# Best mount for a GPS on a tadpole?



## rlt (26 Apr 2010)

I have a Garmin 705 - excellent piece of kit - which I've mounted to the boom, which means that it's difficult to read the display because it is at such an angle. Ideally I'd like a stand which props it up at about 45˚ to the boom, but I've not found any such thing...

Any ideas or solutions, anybody?


----------



## Auntie Helen (27 Apr 2010)

I have exactly the thing!

Hold on a tic, I shall go and take a photo...

This is on a Trice Q, at the end of the upright on the boom which holds the light/front derailleur. 

I bought a handlebar stem - there were various sizes and designs and I just went for the one that was cheapest. I then cut the bottom off it (it was longer than necessary) as it made it hard to get my water bottle in and out. It works really well.












With satnav in place:





View from the cockpit (except I don't cycle in crocs):


----------



## Sambu (27 Apr 2010)

you shouldn't do anything in crocs!


----------



## ufkacbln (27 Apr 2010)

Sambu said:


> you shouldn't do anything in crocs!



Not even SPD Crocs?


----------



## ufkacbln (27 Apr 2010)

Back to business....

The Minoura SpaceGrip is a fantastic piece of kit for recumbents... In this case they can be mounted on the post with the "bar" towards the seat, and you can then put the GPS on this and angle as required.


Secondly you can mount a bar end (or ends) as in Helen's pictures and mount the GPS on these.

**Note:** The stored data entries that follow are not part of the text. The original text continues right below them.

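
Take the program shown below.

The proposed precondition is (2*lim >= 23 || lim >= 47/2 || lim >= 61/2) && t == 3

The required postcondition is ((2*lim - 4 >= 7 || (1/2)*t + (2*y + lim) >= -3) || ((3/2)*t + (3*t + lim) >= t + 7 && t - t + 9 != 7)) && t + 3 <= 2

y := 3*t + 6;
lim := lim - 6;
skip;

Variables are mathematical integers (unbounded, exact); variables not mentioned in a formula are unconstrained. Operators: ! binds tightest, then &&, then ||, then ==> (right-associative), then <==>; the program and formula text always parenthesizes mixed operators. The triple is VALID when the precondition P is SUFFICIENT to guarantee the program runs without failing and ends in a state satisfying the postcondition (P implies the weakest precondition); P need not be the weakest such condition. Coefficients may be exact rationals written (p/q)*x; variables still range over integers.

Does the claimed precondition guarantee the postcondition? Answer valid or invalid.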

The final option (if you don't use the bottle cage) is to take a short piece of tubing and drill a small hole (4mm) through it, then fasten this to the cage bolt, giving a mount that can again angle the GPS.


----------



## ufkacbln (27 Apr 2010)

Not quite the best image, but here is my 705 mounted on the fairing in a similar manner as to the suggestion for the derailleur post. I use the bar ends for lighting




[/IMG]


----------



## rlt (29 Apr 2010)

Many thanks to all - I am looking at the Minoura Space Grip, which is new to me. Hoping it will fit to the boom, which is probably 50mm diameter; I'll report back when I've had a chance to try it.


----------



## rlt (29 Apr 2010)

Auntie Helen said:


> I have exactly the thing!
> 
> Hold on a tic, I shall go and take a photo...
> 
> ...



Hi

Many thanks for this: I should have noted that I don't have a derailleur extension on my trike; I have a Rohloff hub and therefore ordered the trike without the extension tube. With hindsight...


----------



## PalmerSperry (30 Apr 2010)

rlt said:


> Many thanks for this: I should have noted that I don't have a derailleur extension on my trike; I have a Rohloff hub and therefore ordered the trike without the extension tube. With hindsight...

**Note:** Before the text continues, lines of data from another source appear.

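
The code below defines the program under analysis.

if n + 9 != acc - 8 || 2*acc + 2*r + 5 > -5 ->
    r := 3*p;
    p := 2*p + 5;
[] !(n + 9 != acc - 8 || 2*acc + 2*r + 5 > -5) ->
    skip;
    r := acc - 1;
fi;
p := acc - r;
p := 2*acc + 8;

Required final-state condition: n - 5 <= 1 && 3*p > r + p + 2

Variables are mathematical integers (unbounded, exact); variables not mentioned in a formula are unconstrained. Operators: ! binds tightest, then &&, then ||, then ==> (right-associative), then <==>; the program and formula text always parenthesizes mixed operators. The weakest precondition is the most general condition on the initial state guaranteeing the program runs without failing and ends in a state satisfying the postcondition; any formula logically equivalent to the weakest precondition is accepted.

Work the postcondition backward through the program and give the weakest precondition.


Working backward. After the program, the postcondition n - 5 <= 1 && 3*p > r + p + 2 must hold; in canonical form it is n <= 6 && 2*p > r + 2.
Before p := 2*acc + 8: n <= 6 && 4*acc > r - 14
Before p := acc - r: n <= 6 && 4*acc > r - 14
Then branch requires n <= 6 && 4*acc > 3*p - 14; else branch requires n <= 6 && 3*acc > -15.
Before the if: ((n != acc - 17 || 2*acc + 2*r > -10) ==> (n <= 6 && 4*acc > 3*p - 14)) && ((!(n != acc - 17 || 2*acc + 2*r > -10)) ==> (n <= 6 && 3*acc > -15))
Answer: WP = ((n != acc - 17 || 2*acc + 2*r > -10) ==> (n <= 6 && 4*acc > 3*p - 14)) && ((!(n != acc - 17 || 2*acc + 2*r > -10)) ==> (n <= 6 && 3*acc > -15))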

How about the ICE computer mount? (Or something homegrown based upon the basic idea[1].)

[1] Which might be better for a Edge rather than a normal cycle computer as more room might be needed behind the bottle cage?


----------



## rlt (1 May 2010)

PalmerSperry said:


> How about the ICE computer mount? (Or something homegrown based upon the basic idea[1].)
> 
> [1] Which might be better for a Edge rather than a normal cycle computer as more room might be needed behind the bottle cage?



Thanks - this looks like a great piece of kit. Unfortunately the Scorpion does not have bottle-cage mounts on the boom - although I could always use a clamp, I suppose. Very pricey: £17 as far as I can find out. I'll go with the cheaper Minoura initially and report on how it is.


----------



## rlt (3 May 2010)

*Solution!*

So, a really, really simple and elegant solution... details here.


----------



## CopperBrompton (3 May 2010)

That position looks like it would be very awkward to operate.

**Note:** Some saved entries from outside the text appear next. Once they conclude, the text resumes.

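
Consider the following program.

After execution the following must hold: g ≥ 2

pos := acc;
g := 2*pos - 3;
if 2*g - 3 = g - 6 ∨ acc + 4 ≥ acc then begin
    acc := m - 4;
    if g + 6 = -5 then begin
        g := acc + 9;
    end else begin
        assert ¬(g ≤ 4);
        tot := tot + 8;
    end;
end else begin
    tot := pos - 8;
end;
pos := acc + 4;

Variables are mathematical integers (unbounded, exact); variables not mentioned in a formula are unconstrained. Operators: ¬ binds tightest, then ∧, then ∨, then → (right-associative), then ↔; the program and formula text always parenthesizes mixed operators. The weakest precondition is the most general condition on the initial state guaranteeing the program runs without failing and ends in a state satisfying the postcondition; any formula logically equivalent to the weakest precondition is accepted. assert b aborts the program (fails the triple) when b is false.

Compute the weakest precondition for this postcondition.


Working backward. After the program, g ≥ 2 must hold.
Before pos := acc + 4: g ≥ 2
Then branch requires (g = -11 → m ≥ -3) ∧ ((¬(g = -11)) → ((¬(g ≤ 4)) ∧ g ≥ 2)); else branch requires g ≥ 2.
Before the if: (g = -11 → m ≥ -3) ∧ ((¬(g = -11)) → ((¬(g ≤ 4)) ∧ g ≥ 2))
Before g := 2*pos - 3: (2*pos = -8 → m ≥ -3) ∧ ((¬(2*pos = -8)) → ((¬(2*pos ≤ 7)) ∧ 2*pos ≥ 5))
Before pos := acc: (2*acc = -8 → m ≥ -3) ∧ ((¬(2*acc = -8)) → ((¬(2*acc ≤ 7)) ∧ 2*acc ≥ 5))
Answer: WP = (2*acc = -8 → m ≥ -3) ∧ ((¬(2*acc = -8)) → ((¬(2*acc ≤ 7)) ∧ 2*acc ≥ 5))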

I have mine on a Spacebar on the right handlebar:


----------



## Cullin (12 Jun 2011)

I have a Garmin gps bike mount that fitted just right on the ICE Q mirror, but now I have bought the British Sat Map Gps ( 3.2amp Li-Pol battery ) and use it in conjunction with a Hy-Mini Wind Generator ( 3.2amp Li-Pol Battery ) the wind generator is also fed with a 12v Silva II Solar panel, the output of the Solar panel has the 12v car socket adaptor to suit the input of the wind gen.


----------



## markg0vbr (12 Jun 2011)

if you are like me, i hate twist shifters on my trice so swapped them for trigger shift, this means i have the top half of the grip free. take one old mountain bike bar end the aluminium ones are best use a bit of innertube doubled to replace the removed grip shift, cut your bar end to length and slip on the inner tube holds mine fine but you could put the bolt back in if you like


----------



## ufkacbln (12 Jun 2011)

On the reccomendation of another user I purchased an  computer clamp from Optima and fitted it to the headset f the Gekko, and have done the same for the Catrike.

It puts the computer in the "dead space" between the headset and wheels without affecting steering


----------